Il 9 giugno 2000 la Corte d’Assise di Bologna emette nuove condanne per depistaggio. I mandanti della strage non sono mai stati identificati. Rai Storia, inoltre, ha realizzato un Webdoc (www.cultura.rai.it/webdoc/) con video selezionati dalle Teche Rai e contenuti esclusivi per “rivedere” quel giorno, il modo in cui ne parlarono Tg e media dell’epoca, il ricordo delle vittime, le lunghe vicende processuali, il parere degli storici, le foto, le grandi inchieste della Rai come quella di Sergio Zavoli. La programmazione televisiva di Rai Cultura per l’anniversario della strage si conclude venerdì 11 agosto alle 22.15 con Rai5 che presenta la “XXIII edizione Concorso Internazionale di Composizione 2 Agosto” con un documentario sul concerto che chiude la 23esima edizione della manifestazione. Il doc seguirà lo svolgimento del concerto anche attraverso il back stage e le interviste al direttore, ai maestri d’orchestra, ai solisti e vincitori, arricchendo le riprese della serata finale in piazza Maggiore con le prove dell’orchestra in teatro nei giorni precedenti.

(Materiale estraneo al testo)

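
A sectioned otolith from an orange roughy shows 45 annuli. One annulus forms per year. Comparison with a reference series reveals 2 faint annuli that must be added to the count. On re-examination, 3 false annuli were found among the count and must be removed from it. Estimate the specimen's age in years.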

L’anniversario della strage alla stazione di Bologna sarà ricordato anche su Radio Rai,  nelle varie edizioni dei Gr e in uno spazio dedicato all’interno di “Radio Anch’Io” di mercoledì 2 agosto, con servizi, approfondimenti e collegamenti in diretta con la città dove si svolgerammo le tante iniziative per commemorare le vittime del tremendo attentato.